The term “they” refers to show maker Dan Erickson, as well as Stiller, who executive produced and directed most episodes of the series. Working with Stiller was daunting at first, especially with the Covid mask restrictions in place, meaning that “all I can see of Ben are his beautiful, bright blue eyes – but merely his eyes,” she says.
Stiller’s guiding touch became the undercurrent of much of Severance’s strange stillness. He was going to play this beautiful music on a bluetooth speaker – [and it] Sometimes he unintentionally breaks up, which is annoying,” Lachman laughs. “It was… the scene starts out nicely [saying]Just breathe, take long breaths in and out. “
The space provided by the chain seemed like a luxury. “They finished all the scripts before I started shooting, which is very rare on TV,” she says. It’s also a far cry from the role that Lachman might be best known for in Australia: the young teenage rebel from Neighbor’s Woebegone Katya Kinski, who spent more than two years in the mid-2000s, had a particularly hard time—even by the standards of a serial opera.

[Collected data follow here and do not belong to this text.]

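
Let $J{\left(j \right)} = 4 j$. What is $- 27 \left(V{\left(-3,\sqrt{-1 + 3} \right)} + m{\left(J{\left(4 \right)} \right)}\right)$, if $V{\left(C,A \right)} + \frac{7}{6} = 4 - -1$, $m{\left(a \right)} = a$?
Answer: $- \frac{1071}{2} \approx -535.5$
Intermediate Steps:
$V{\left(C,A \right)} = \frac{23}{6}$ ($V{\left(C,A \right)} = - \frac{7}{6} + \left(4 - -1\right) = - \frac{7}{6} + \left(4 + 1\right) = - \frac{7}{6} + 5 = \frac{23}{6}$)
$- 27 \left(V{\left(-3,\sqrt{-1 + 3} \right)} + m{\left(J{\left(4 \right)} \right)}\right) = - 27 \left(\frac{23}{6} + 4 \cdot 4\right) = - 27 \left(\frac{23}{6} + 16\right) = \left(-27\right) \frac{119}{6} = - \frac{1071}{2}$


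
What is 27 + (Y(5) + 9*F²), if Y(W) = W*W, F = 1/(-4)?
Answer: 841/16 ≈ 52.563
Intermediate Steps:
F = -¼ ≈ -0.25000
Y(W) = W²
27 + (Y(5) + 9*F²) = 27 + (5² + 9*(-¼)²) = 27 + (25 + 9*(1/16)) = 27 + (25 + 9/16) = 27 + 409/16 = 841/16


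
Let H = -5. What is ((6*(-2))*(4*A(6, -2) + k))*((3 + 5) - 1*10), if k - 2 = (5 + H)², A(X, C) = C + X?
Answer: 432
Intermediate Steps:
k = 2 (k = 2 + (5 - 5)² = 2 + 0² = 2 + 0 = 2)
((6*(-2))*(4*A(6, -2) + k))*((3 + 5) - 1*10) = ((6*(-2))*(4*(-2 + 6) + 2))*((3 + 5) - 1*10) = (-12*(4*4 + 2))*(8 - 10) = -12*(16 + 2)*(-2) = -12*18*(-2) = -216*(-2) = 432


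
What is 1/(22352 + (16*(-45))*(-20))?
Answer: 1/36752 ≈ 2.7209e-5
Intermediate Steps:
1/(22352 + (16*(-45))*(-20)) = 1/(22352 - 720*(-20)) = 1/(22352 + 14400) = 1/36752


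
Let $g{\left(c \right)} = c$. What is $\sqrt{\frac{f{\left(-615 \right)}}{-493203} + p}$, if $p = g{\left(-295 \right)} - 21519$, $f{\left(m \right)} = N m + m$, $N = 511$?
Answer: $\frac{i \sqrt{589564747976054}}{164401} \approx 147.69 i$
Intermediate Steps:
$f{\left(m \right)} = 512 m$ ($f{\left(m \right)} = 511 m + m = 512 m$)
$p = -21814$ ($p = -295 - 21519 = -21814$)
$\sqrt{\frac{f{\left(-615 \right)}}{-493203} + p} = \sqrt{\frac{512 \left(-615\right)}{-493203} - 21814} = \sqrt{\left(-314880\right) \left(- \frac{1}{493203}\right) - 21814} = \sqrt{\frac{104960}{164401} - 21814} = \sqrt{- \frac{3586138454}{164401}} = \frac{i \sqrt{589564747976054}}{164401}$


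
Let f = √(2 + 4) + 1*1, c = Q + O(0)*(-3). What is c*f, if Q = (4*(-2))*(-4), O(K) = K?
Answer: 32 + 32*√6 ≈ 110.38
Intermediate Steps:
Q = 32 (Q = -8*(-4) = 32)
c = 32 (c = 32 + 0*(-3) = 32 + 0 = 32)
f = 1 + √6 (f = √6 + 1 = 1 + √6 ≈ 3.4495)
c*f = 32*(1 + √6) = 32 + 32*√6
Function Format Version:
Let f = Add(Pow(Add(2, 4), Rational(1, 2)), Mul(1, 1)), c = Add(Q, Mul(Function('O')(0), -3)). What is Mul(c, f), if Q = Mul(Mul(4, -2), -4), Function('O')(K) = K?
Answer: Add(32, Mul(32, Pow(6, Rational(1, 2)))) ≈ 110.38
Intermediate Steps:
Q = 32 (Q = Mul(-8, -4) = 32)
c = 32 (c = Add(32, Mul(0, -3)) = Add(32, 0) = 32)
f = Add(1, Pow(6, Rational(1, 2))) (f = Add(Pow(6, Rational(1, 2)), 1) = Add(1, Pow(6, Rational(1, 2))) ≈ 3.4495)
Mul(c, f) = Mul(32, Add(1, Pow(6, Rational(1, 2)))) = Add(32, Mul(32, Pow(6, Rational(1, 2))))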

I read an incredibly chaotic list of everything Katya had been through: blackmail, kidnapping, ending up attacking someone with a pacemaker—”I stabbed! I think I’ve been stabbed,” Lachman interjects.
“It was like, go, go, go. [We had] To conjure up emotions very quickly, especially when you’re talking about a character… who always goes through these really extreme scenarios.”
Like many Australian exports, Neighbors became its first break in what was still an incredibly tight industry.
“It was important to be represented in terms of Australian television,” says Lachman, who was born in Nepal, who has a Tibetan and German heritage. “I am so grateful that they even gave it to me at first.
“What happened before that was very homogeneous [and] It was great to be part of that wave that reflects the community a little bit more.”
When her contract expired in 2007, she immediately packed his bags. “At the time in Australia, we were just filming Home and Away and maybe a couple of other ABCs [period dramas], and”—pointing to her face—“I didn’t see myself in that space. “
She lived out of a suitcase for three months in Los Angeles, eventually landing a role in a made-for-TV movie as an Aztec princess running away from a dinosaur. The movie was called – descriptively – Aztec Rex; You didn’t realize what kind of movie it would be until you caught a glimpse of a visual scene early on while filming.
“I was like, ‘Is this the dinosaur?'” Is this how it would look?
“But it really worked because I think if you try to make a funny B movie, the actors need to take it seriously. It makes it funnier.”
It wasn’t the star-making role she was hoping for. It came later, with Joss Whedon’s Dollhouse, a science fiction series that has been watched by the right people – “a lot of writers” – despite its reasonably short duration. It has propelled her into a career where she has returned to science fiction over and over again, in shows like The 100, Agents of SHIELD, and Altered Carbon.
Severance, then, is a continuation of her long-standing fascination with the genre. “I still find myself in these stories where…there’s kind of a technology that makes you think about our humanity and our relationship to it,” says Lachman. “Technology is so wonderful in many ways: it saves lives, and it has certainly lifted people out of poverty, [but] We need to adjust our relationship…we have to be careful.”
She couldn’t play these characters grappling with the fragility of big technology — “often the villain or the victim,” she says — without training the neighbors.
“[Neighbours stalwart] Ian Smith has always said, “Wherever you are in the world, whatever your situation, don’t be afraid. Just pretend you’re here. And I’ve never forgotten that.”
“Although I forgot about it a bit in Severance.”